PERK OF WINTER
January 10, 2010 - 10:00 pm
PERK OF WINTER
It’s time to go ice fishing in state’s northern reservoirs
It’s time for anglers to dig out their ice fishing rods and look for action at Nevada’s northern reservoirs. Though conditions are not yet safe at some waters, ice anglers will find conditions just right at destinations such as Eagle Valley reservoir and the reservoirs at Kirch Wildlife Management Area.
“I have to admit there is something unnerving about walking out on a slab of ice to go fishing,” said Doug Nielsen, conservation education supervisor for the Nevada Department of Wildlife. “But the whole experience is really fun once you start catching fish. Sometimes the action is very fast, and you don’t need any special equipment. Any fishing rod will do.”
Holes can be drilled through the ice using either a manual or power auger. Nevada regulation limits the allowable hole size to no more than 10 inches. Baits such as night crawlers, PowerBait and salmon eggs, or hardware can be fished through the hole.
Experienced ice fishermen will tell you the most important information to have before you walk on the hard water is the current condition of the ice. Taking the time to ask before you go can prevent a tragic end to an outdoor adventure. Even if the ice is thick enough in one area, it might not be in others. If the ice is clear blue and consistently more than four inches thick, it can safely support adult anglers. On the other hand, when there are areas of dark ice and snow with slush, the ice is probably too thin or weak to support a person’s weight.

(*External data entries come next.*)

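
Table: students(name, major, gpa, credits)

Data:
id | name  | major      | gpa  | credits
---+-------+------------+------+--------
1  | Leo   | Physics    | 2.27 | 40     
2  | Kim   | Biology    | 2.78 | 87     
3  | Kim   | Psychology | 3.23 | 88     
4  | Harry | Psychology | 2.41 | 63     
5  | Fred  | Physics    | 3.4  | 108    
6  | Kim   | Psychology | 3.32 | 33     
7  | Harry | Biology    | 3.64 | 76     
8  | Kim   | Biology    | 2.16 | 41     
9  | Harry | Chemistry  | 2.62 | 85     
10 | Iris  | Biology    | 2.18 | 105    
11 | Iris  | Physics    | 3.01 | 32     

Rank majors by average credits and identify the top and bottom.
SELECT major, AVG(credits)
FROM students
GROUP BY major
ORDER BY AVG(credits)

All groups:
  Physics: 60.00
  Psychology: 61.33
  Biology: 77.25
  Chemistry: 85.00

Highest: Chemistry (85.00)
Lowest: Physics (60.00)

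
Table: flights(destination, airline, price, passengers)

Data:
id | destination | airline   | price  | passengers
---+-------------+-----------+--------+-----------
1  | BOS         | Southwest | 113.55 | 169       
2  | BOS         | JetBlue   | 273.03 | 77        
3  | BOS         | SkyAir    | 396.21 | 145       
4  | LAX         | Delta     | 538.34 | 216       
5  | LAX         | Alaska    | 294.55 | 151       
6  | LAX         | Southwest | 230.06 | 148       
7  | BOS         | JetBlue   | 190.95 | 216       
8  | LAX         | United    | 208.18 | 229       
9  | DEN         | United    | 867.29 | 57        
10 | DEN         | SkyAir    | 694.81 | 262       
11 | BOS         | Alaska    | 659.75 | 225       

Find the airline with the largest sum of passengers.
SELECT airline, SUM(passengers) as val
FROM flights
GROUP BY airline
ORDER BY val DESC
LIMIT 1

Result: SkyAir with sum(passengers) = 407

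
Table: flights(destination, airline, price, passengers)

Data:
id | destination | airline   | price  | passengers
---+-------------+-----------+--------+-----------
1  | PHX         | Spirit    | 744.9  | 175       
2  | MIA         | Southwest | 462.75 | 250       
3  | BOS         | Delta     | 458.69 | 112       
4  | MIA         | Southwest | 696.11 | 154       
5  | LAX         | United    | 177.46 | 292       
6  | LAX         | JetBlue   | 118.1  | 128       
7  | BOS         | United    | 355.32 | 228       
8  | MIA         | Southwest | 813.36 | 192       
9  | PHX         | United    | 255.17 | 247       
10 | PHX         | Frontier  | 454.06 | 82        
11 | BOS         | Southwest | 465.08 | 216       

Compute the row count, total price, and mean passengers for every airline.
SELECT airline,
       COUNT(*) as cnt,
       SUM(price) as total_price,
       AVG(passengers) as avg_passengers
FROM flights
GROUP BY airline

Result:
  Delta: 1 records, 458.69 total price, 112.00 avg passengers
  Frontier: 1 records, 454.06 total price, 82.00 avg passengers
  JetBlue: 1 records, 118.10 total price, 128.00 avg passengers
  Southwest: 4 records, 2437.30 total price, 203.00 avg passengers
  Spirit: 1 records, 744.90 total price, 175.00 avg passengers
  United: 3 records, 787.95 total price, 255.67 avg passengers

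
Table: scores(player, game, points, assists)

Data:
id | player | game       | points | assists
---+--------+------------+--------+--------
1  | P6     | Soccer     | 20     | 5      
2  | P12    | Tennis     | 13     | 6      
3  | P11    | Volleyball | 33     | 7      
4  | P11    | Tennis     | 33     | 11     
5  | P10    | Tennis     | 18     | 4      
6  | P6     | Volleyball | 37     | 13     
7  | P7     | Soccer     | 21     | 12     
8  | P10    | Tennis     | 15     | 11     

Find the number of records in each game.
SELECT game, COUNT(*) as count
FROM scores
GROUP BY game

Result:
  Soccer: 2
  Tennis: 4
  Volleyball: 2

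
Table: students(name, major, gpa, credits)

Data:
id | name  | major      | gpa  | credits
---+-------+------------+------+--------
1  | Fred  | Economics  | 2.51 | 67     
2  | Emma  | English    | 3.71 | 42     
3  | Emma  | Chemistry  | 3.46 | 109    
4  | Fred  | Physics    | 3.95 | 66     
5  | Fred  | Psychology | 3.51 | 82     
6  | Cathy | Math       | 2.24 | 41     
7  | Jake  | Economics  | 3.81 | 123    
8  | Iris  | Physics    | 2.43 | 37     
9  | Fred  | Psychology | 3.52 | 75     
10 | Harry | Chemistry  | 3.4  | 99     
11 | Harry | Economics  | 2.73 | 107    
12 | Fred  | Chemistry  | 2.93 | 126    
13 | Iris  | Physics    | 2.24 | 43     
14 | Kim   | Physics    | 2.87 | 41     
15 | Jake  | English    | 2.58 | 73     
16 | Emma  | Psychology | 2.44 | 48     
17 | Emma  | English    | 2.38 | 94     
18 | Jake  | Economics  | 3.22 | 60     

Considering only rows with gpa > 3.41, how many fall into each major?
SELECT major, COUNT(*)
FROM students
WHERE gpa > 3.41
GROUP BY major

Note: WHERE filters rows before grouping.

Result:
  Chemistry: 1
  Economics: 1
  English: 1
  Physics: 1
  Psychology: 2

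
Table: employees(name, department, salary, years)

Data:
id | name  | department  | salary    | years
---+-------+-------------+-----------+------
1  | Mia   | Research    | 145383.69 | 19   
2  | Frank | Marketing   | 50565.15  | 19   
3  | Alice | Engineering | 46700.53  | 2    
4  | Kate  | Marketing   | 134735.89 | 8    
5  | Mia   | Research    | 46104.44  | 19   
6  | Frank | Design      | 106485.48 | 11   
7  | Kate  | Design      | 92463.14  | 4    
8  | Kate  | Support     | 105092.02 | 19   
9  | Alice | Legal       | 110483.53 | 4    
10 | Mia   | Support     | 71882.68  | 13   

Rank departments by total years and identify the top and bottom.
SELECT department, SUM(years)
FROM employees
GROUP BY department
ORDER BY SUM(years)

All groups:
  Engineering: 2
  Legal: 4
  Design: 15
  Marketing: 27
  Support: 32
  Research: 38

Highest: Research (38)
Lowest: Engineering (2)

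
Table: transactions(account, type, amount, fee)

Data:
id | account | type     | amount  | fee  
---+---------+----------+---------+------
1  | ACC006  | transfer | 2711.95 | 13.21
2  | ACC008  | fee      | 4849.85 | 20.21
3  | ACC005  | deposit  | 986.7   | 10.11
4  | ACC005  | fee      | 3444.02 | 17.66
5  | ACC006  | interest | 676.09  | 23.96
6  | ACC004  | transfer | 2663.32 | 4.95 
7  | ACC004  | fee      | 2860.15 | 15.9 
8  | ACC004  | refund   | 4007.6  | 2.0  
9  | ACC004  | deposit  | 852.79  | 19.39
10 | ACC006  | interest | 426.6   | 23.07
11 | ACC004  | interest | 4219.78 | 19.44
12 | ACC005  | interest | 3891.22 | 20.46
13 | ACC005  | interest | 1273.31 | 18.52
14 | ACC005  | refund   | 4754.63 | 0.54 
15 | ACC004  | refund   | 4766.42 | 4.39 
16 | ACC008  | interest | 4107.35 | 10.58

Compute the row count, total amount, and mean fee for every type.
SELECT type,
       COUNT(*) as cnt,
       SUM(amount) as total_amount,
       AVG(fee) as avg_fee
FROM transactions
GROUP BY type

Result:
  deposit: 2 records, 1839.49 total amount, 14.75 avg fee
  fee: 3 records, 11154.02 total amount, 17.92 avg fee
  interest: 6 records, 14594.35 total amount, 19.34 avg fee
  refund: 3 records, 13528.65 total amount, 2.31 avg fee
  transfer: 2 records, 5375.27 total amount, 9.08 avg fee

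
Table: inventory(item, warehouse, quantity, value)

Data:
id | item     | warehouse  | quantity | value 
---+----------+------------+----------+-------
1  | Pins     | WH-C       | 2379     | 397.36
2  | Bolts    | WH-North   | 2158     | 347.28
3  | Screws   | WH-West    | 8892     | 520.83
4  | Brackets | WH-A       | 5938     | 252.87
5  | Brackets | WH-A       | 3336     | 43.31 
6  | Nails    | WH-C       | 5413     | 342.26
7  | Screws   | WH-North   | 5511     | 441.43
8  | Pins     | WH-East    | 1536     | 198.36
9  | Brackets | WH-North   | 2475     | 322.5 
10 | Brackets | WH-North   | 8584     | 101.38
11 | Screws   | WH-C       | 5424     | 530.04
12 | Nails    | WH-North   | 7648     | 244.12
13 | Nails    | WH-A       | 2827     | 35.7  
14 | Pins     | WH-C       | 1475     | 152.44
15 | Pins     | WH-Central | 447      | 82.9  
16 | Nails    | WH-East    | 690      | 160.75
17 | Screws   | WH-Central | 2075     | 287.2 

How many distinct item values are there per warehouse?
SELECT warehouse, COUNT(DISTINCT item)
FROM inventory
GROUP BY warehouse

Result:
  WH-A: 2 distinct
  WH-C: 3 distinct
  WH-Central: 2 distinct
  WH-East: 2 distinct
  WH-North: 4 distinct
  WH-West: 1 distinct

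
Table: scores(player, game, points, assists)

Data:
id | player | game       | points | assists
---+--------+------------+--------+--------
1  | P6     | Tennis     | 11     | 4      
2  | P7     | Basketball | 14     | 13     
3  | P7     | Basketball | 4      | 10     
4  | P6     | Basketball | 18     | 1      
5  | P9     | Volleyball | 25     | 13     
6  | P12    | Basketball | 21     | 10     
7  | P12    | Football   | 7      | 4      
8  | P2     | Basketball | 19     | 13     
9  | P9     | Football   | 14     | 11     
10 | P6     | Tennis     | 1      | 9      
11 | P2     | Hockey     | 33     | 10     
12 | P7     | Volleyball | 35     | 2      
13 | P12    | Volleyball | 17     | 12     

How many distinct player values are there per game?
SELECT game, COUNT(DISTINCT player)
FROM scores
GROUP BY game

Result:
  Basketball: 4 distinct
  Football: 2 distinct
  Hockey: 1 distinct
  Tennis: 1 distinct
  Volleyball: 3 distinct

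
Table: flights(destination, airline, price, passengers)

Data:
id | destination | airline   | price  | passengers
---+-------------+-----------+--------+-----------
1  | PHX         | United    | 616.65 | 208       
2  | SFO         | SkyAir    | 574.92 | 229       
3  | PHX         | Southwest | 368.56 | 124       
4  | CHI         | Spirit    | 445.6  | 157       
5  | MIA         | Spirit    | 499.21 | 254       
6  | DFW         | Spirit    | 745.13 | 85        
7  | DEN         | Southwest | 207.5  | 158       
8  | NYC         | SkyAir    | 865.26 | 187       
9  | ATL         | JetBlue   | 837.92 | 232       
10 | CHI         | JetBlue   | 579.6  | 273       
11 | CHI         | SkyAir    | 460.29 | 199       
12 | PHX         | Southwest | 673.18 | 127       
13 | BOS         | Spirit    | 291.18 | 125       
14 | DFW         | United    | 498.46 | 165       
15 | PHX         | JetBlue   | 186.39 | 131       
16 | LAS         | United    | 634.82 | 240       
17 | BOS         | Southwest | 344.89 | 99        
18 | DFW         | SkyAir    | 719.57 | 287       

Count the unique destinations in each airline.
SELECT airline, COUNT(DISTINCT destination)
FROM flights
GROUP BY airline

Result:
  JetBlue: 3 distinct
  SkyAir: 4 distinct
  Southwest: 3 distinct
  Spirit: 4 distinct
  United: 3 distinct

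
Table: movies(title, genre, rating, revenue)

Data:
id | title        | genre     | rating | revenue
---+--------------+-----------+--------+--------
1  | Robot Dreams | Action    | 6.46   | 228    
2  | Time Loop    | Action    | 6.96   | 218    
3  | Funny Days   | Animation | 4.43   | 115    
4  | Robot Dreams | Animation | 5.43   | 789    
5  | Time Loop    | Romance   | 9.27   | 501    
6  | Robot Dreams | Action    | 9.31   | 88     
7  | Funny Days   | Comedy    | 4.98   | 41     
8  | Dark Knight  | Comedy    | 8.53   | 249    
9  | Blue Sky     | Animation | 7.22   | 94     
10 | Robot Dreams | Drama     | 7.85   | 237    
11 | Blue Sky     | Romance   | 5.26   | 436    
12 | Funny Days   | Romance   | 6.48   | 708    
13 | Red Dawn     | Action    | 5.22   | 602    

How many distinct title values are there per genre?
SELECT genre, COUNT(DISTINCT title)
FROM movies
GROUP BY genre

Result:
  Action: 3 distinct
  Animation: 3 distinct
  Comedy: 2 distinct
  Drama: 1 distinct
  Romance: 3 distinct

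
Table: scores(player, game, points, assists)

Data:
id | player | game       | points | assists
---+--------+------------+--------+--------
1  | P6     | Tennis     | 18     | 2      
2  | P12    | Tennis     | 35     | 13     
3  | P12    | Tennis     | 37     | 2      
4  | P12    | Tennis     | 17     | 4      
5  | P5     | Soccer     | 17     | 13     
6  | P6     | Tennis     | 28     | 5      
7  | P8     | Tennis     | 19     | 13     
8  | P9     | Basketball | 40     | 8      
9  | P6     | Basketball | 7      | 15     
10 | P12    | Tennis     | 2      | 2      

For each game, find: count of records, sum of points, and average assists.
SELECT game,
       COUNT(*) as cnt,
       SUM(points) as total_points,
       AVG(assists) as avg_assists
FROM scores
GROUP BY game

Result:
  Basketball: 2 records, 47 total points, 11.50 avg assists
  Soccer: 1 records, 17 total points, 13.00 avg assists
  Tennis: 7 records, 156 total points, 5.86 avg assists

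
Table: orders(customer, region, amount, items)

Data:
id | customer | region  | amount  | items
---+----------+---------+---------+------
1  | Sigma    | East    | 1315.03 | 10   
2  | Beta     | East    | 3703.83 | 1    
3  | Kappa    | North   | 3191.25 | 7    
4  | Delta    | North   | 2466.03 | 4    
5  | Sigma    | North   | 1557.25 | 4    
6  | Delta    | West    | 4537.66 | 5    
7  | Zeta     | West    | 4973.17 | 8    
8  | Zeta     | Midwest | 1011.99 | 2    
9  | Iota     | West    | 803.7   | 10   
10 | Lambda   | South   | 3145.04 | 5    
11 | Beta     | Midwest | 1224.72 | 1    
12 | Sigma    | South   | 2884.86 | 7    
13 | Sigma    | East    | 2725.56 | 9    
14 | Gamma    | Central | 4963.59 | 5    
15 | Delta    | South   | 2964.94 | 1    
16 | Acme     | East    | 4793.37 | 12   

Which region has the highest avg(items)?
SELECT region, AVG(items) as val
FROM orders
GROUP BY region
ORDER BY val DESC
LIMIT 1

Result: East with avg(items) = 8.00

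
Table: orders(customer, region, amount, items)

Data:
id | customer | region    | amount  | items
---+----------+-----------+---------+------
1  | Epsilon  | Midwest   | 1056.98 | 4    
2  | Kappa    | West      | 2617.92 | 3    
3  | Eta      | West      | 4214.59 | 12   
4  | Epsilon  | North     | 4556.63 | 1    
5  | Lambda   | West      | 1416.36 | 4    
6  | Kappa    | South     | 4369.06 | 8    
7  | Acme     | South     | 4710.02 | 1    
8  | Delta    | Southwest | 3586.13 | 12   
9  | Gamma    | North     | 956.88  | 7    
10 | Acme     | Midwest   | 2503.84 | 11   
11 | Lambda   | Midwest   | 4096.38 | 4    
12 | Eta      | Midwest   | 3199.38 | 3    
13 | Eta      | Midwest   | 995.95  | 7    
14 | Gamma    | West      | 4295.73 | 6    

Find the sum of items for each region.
SELECT region, SUM(items) as result
FROM orders
GROUP BY region

Result:
  Midwest: 29
  North: 8
  South: 9
  Southwest: 12
  West: 25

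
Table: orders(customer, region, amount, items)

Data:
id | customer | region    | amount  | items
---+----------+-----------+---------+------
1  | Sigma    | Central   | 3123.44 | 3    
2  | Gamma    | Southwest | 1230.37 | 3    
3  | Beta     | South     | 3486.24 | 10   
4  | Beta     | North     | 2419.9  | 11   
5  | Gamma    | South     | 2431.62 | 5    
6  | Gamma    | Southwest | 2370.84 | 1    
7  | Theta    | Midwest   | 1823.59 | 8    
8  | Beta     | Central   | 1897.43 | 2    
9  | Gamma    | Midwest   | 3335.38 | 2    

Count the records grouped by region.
SELECT region, COUNT(*) as count
FROM orders
GROUP BY region

Result:
  Central: 2
  Midwest: 2
  North: 1
  South: 2
  Southwest: 2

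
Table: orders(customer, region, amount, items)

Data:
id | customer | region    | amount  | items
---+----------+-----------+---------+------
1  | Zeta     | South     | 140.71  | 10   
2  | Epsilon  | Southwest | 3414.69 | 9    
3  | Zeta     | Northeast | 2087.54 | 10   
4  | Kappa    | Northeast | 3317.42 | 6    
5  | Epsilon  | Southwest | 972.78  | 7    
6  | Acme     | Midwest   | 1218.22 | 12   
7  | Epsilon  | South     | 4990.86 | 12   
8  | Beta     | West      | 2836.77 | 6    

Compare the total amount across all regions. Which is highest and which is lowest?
SELECT region, SUM(amount)
FROM orders
GROUP BY region
ORDER BY SUM(amount)

All groups:
  Midwest: 1218.22
  West: 2836.77
  Southwest: 4387.47
  South: 5131.57
  Northeast: 5404.96

Highest: Northeast (5404.96)
Lowest: Midwest (1218.22)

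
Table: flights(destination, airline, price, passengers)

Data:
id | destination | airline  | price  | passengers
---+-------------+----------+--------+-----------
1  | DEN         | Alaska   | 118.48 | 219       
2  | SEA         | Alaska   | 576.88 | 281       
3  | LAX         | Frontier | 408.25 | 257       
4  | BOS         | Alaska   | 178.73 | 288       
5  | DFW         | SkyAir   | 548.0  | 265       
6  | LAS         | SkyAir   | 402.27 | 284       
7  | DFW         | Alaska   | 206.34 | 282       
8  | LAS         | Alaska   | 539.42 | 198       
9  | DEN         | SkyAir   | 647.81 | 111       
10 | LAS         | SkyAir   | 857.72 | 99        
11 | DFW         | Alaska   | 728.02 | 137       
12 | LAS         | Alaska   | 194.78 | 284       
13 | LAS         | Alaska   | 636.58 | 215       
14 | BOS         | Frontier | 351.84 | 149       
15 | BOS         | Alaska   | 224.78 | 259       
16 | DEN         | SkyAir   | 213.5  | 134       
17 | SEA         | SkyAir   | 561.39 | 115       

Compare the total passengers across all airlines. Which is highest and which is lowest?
SELECT airline, SUM(passengers)
FROM flights
GROUP BY airline
ORDER BY SUM(passengers)

All groups:
  Frontier: 406
  SkyAir: 1008
  Alaska: 2163

Highest: Alaska (2163)
Lowest: Frontier (406)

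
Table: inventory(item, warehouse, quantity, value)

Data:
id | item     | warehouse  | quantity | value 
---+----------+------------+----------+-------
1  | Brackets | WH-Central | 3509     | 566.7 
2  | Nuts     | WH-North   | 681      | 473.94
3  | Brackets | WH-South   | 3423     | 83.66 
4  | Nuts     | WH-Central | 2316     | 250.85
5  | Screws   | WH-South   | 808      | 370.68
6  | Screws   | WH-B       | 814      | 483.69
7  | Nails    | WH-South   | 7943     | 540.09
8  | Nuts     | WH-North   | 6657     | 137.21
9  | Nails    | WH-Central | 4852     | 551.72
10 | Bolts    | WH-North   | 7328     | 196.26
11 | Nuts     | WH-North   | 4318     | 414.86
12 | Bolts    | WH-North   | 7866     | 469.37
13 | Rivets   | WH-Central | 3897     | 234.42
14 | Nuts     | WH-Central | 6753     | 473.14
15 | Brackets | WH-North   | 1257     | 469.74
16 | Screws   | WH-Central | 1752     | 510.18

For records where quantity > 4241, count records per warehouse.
SELECT warehouse, COUNT(*)
FROM inventory
WHERE quantity > 4241
GROUP BY warehouse

Note: WHERE filters rows before grouping.

Result:
  WH-Central: 2
  WH-North: 4
  WH-South: 1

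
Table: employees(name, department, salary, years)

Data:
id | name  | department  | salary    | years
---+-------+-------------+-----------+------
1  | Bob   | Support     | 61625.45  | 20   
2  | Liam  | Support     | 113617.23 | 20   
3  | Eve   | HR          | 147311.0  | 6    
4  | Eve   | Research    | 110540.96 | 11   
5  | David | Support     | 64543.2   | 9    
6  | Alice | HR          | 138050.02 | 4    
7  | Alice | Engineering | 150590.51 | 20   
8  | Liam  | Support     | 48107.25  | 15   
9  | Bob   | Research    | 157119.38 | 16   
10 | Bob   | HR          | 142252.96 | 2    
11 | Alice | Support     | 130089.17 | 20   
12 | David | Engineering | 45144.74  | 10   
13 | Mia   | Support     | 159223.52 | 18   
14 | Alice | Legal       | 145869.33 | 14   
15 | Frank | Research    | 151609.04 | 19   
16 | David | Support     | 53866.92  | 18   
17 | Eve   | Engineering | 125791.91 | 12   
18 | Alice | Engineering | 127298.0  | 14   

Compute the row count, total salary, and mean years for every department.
SELECT department,
       COUNT(*) as cnt,
       SUM(salary) as total_salary,
       AVG(years) as avg_years
FROM employees
GROUP BY department

Result:
  Engineering: 4 records, 448825.16 total salary, 14.00 avg years
  HR: 3 records, 427613.98 total salary, 4.00 avg years
  Legal: 1 records, 145869.33 total salary, 14.00 avg years
  Research: 3 records, 419269.38 total salary, 15.33 avg years
  Support: 7 records, 631072.74 total salary, 17.14 avg years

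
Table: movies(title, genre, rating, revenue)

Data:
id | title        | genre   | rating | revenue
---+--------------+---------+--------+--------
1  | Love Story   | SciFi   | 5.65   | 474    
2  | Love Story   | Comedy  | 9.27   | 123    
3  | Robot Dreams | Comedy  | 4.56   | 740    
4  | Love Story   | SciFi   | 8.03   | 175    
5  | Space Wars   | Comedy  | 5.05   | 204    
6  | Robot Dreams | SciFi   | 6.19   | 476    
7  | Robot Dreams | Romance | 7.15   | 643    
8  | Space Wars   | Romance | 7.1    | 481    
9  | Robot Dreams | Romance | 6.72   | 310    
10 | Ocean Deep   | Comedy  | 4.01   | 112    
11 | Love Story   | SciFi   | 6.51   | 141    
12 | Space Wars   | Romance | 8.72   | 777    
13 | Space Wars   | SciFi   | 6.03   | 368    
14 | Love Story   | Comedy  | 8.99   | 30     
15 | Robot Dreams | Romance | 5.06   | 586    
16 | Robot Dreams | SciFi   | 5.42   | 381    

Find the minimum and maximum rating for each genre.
SELECT genre, MIN(rating), MAX(rating)
FROM movies
GROUP BY genre

Result:
  Comedy: min=4.01, max=9.27
  Romance: min=5.06, max=8.72
  SciFi: min=5.42, max=8.03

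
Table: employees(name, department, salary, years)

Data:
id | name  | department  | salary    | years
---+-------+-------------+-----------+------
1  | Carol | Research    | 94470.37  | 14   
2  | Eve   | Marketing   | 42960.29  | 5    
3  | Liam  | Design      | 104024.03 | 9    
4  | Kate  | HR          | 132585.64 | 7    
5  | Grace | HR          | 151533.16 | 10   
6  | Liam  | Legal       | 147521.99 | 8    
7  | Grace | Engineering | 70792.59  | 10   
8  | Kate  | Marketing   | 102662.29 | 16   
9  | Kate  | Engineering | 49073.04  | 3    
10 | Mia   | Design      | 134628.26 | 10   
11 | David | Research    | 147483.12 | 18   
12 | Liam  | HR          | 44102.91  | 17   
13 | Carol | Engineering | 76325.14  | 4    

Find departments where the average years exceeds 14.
SELECT department, AVG(years)
FROM employees
GROUP BY department
HAVING AVG(years) > 14

Result:
  Research: avg=16.00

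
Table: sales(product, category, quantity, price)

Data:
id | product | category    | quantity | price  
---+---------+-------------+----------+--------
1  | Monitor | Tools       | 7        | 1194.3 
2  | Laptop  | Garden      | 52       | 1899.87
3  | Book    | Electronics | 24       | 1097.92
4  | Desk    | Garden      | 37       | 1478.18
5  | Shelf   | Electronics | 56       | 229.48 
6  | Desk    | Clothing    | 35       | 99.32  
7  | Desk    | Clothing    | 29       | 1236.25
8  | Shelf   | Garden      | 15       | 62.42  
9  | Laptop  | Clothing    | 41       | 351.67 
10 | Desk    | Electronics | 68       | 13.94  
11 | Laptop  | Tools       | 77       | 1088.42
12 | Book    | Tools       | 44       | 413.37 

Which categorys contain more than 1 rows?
SELECT category, COUNT(*) as cnt
FROM sales
GROUP BY category
HAVING COUNT(*) > 1

Result:
  Clothing: 3
  Electronics: 3
  Garden: 3
  Tools: 3

Note: HAVING filters groups after aggregation, WHERE filters rows before.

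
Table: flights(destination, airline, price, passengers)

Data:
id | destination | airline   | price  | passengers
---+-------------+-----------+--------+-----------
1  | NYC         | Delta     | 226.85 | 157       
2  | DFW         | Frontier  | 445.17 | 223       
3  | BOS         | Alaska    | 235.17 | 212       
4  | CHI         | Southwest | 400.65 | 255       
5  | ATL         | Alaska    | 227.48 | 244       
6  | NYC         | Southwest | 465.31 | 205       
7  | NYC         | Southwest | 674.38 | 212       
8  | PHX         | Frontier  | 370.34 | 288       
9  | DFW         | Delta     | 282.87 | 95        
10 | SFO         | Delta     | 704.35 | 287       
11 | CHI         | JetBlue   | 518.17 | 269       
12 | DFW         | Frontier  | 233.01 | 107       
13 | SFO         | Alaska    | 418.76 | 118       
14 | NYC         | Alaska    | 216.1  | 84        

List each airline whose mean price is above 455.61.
SELECT airline, AVG(price)
FROM flights
GROUP BY airline
HAVING AVG(price) > 455.61

Result:
  JetBlue: avg=518.17
  Southwest: avg=513.45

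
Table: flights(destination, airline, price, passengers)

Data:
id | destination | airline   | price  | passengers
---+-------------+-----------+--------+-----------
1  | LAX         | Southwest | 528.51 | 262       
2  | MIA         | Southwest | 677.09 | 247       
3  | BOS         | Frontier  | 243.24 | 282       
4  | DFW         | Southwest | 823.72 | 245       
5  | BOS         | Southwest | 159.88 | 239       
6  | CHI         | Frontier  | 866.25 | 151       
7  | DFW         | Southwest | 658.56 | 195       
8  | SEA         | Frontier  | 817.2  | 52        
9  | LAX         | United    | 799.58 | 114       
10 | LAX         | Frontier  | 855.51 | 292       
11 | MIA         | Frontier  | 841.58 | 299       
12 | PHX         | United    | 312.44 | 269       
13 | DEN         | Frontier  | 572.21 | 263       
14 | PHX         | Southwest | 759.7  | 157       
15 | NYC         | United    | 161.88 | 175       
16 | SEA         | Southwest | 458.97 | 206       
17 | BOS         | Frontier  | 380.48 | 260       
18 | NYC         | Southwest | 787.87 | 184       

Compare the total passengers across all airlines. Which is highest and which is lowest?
SELECT airline, SUM(passengers)
FROM flights
GROUP BY airline
ORDER BY SUM(passengers)

All groups:
  United: 558
  Frontier: 1599
  Southwest: 1735

Highest: Southwest (1735)
Lowest: United (558)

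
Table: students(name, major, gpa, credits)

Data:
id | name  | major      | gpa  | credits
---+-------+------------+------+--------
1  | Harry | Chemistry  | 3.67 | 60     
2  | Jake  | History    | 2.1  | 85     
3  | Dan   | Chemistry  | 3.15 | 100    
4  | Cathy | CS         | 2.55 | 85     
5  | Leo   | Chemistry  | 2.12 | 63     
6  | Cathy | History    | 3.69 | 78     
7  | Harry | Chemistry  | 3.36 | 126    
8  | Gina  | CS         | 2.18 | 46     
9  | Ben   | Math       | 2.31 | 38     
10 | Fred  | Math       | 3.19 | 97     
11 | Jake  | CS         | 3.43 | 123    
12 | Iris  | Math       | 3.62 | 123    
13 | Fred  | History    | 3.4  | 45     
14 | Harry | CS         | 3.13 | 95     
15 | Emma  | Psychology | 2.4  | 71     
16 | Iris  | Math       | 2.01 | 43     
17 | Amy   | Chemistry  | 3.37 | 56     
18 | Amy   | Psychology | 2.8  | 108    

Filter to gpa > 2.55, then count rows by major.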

A rule of thumb in cold country is “Thick and blue, tried and true; thin and crispy, way too risky.”
Even after checking on ice conditions, it is always a good idea to carry ice claws just in case the ice breaks and you or someone else falls through. Ice claws can be purchased at a commercial vendor or made by inserting a nail into one end of a four- to six-inch piece of a wooden dowel. With a string attached to two claws, anglers can easily wear them around their neck and have easy access to them should an emergency occur.